Come to think of it everytime id switch it off the carby would blow out a cloud of white smoke... sometimes a little sometimes more...
 
Thanks Addo,
I learn something new every day. Didn't know about lifters causing this effect. Just goes to show how much a motor is really a complete system that requires everything to work properly, one thing out of kilter and the gremlins start appearing.

Regards,

Teddy :)
 
I must have ESP. Read today in the paper that manufacturers are really investigating Urea injection after all! :shock:

But it's in diesel exhausts...
 
Have a look at the SPARK PLUG PROBLEM forum and have a look ar wat rnb said? What do you think?
 
I think rnb is certainly onto a good point. If the fuel distribution is out of whack for that cyclinder, it could cause your troubles. It gets back to my point in my post above about a motor being a whole system. If one part of the system ain't working properly, the whole motor will start to experience gremlins.

Teddy :)
 
Maybe there are 2 problems... 10.5:1 compression is pretty high, perhaps that is why it runs on etc. (so it needs the expensive fuel). What about mechanical problems as mentioned?? I think some analysis of the ignition system may point to the problem here... I know a bloke who specialises in whacky problems, I will harass him and make another posting.

BTW, E10 is great! It is cheaper than premium unleaded but has the same performance - and the motor runs leaner (15.1:1) with the O2 sensor running the motor in closed loop - and hydrocarbon emissions are way down too 50ppm.

Kendall.
 
E10 is 91 octane unleaded petrol with 10% ethanol - so it is 90%petrol and 10% ethanol. Here in Toowoomba it is the same price as ordinary 91 octane unleaded (although a couple of places sell it 2cents a litre cheaper than plain unleaded). It is widespread in Brisbane now too (mostly BP). I reckon it is equivalent to about 95 octane pulp (my motor has about 9.5:1 compression, and needs a better fuel than 91 octane to run well).
 
I understood what e10 was a little after i wrote ur reply.. sorry was a little slow yesterday.

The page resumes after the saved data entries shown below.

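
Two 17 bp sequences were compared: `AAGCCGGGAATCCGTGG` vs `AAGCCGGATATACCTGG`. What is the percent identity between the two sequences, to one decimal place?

76.5%

Mismatches at positions 8, 9, 12, 14 (1-based): 4 of 17.
Identical positions: 13/17 = 76.47% → 76.5%.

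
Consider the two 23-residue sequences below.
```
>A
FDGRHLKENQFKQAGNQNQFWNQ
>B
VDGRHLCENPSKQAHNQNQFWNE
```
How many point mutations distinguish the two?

6

Mismatches (1-based): residue 1: F→V; residue 7: K→C; residue 10: Q→P; residue 11: F→S; residue 15: G→H; residue 23: Q→E.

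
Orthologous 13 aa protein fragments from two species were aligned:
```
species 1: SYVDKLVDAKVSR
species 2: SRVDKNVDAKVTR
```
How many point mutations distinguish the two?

Mismatches (1-based): position 2: Y→R; position 6: L→N; position 12: S→T.

3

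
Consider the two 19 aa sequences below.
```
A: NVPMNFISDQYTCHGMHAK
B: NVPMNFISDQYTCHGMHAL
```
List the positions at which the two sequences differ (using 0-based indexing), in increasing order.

18

Scanning 0-based: 18: K/L.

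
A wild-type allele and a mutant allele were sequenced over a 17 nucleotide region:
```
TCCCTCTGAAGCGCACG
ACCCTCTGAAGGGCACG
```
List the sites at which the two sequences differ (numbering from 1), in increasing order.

1, 12

Scanning 1-based: 1: T/A; 12: C/G.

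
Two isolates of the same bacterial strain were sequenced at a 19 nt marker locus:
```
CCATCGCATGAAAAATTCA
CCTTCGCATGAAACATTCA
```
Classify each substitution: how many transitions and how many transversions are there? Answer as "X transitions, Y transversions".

0 transitions, 2 transversions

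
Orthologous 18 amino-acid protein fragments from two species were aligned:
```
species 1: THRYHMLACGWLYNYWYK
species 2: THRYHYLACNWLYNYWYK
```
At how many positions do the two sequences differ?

Comparing position by position, 2 positions differ: 6 (M/Y), 10 (G/N).

2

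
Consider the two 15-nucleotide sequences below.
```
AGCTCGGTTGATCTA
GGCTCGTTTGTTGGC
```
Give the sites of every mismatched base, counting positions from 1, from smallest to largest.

1, 7, 11, 13, 14, 15

Differences at site 1 (A→G), site 7 (G→T), site 11 (A→T), site 13 (C→G), site 14 (T→G), site 15 (A→C).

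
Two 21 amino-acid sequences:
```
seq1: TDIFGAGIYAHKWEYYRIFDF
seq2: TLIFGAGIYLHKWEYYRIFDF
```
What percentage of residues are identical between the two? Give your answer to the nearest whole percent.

90%

Mismatches at positions 2, 10 (1-based): 2 of 21.
Identical positions: 19/21 = 90.48% → 90%.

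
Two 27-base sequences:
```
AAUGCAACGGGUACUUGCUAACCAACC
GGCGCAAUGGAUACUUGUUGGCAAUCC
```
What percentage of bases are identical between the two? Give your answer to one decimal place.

63.0%

10 positions differ (1, 2, 3, 8, 11, 18, 20, 21, 23, 25), so 17 of 27 match: 17/27 = 62.96%.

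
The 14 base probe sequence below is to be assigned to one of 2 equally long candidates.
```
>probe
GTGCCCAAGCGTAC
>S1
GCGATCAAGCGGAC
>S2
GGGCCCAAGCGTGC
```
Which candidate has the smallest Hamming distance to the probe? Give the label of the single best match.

S2

Hamming distances to probe — S1: 4; S2: 2.
Smallest is S2 with 2 mismatches.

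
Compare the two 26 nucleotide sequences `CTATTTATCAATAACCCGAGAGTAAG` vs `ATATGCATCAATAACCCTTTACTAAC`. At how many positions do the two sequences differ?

Comparing position by position, 8 positions differ: 1 (C/A), 5 (T/G), 6 (T/C), 18 (G/T), 19 (A/T), 20 (G/T), 22 (G/C), 26 (G/C).

8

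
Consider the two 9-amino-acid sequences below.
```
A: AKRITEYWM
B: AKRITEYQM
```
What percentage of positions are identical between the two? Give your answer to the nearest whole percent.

1 position differs (8), so 8 of 9 match: 8/9 = 88.89%.

89%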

I think its not enough octane though. i struggle with 98 octane with even an octane boost.

I wish theyd put e10 in a 95 octane petrol to boost up the octane a bit. Or even in the new Optimax premium 100 octane which only has 5% ethanol... to boost it up to 10% ethanol which would bring down the price.

Speaking about this ethanol, i had a look on the ethanol regulations in petrol and they recommend it shouldnt be used in carby engines.

Have a look at the www.fcai.com.au site and look under the ethanol section..

What do you guys think?

But when Super petrol was eliminated wernt they putting in ethanol? So why arent they recommending it now?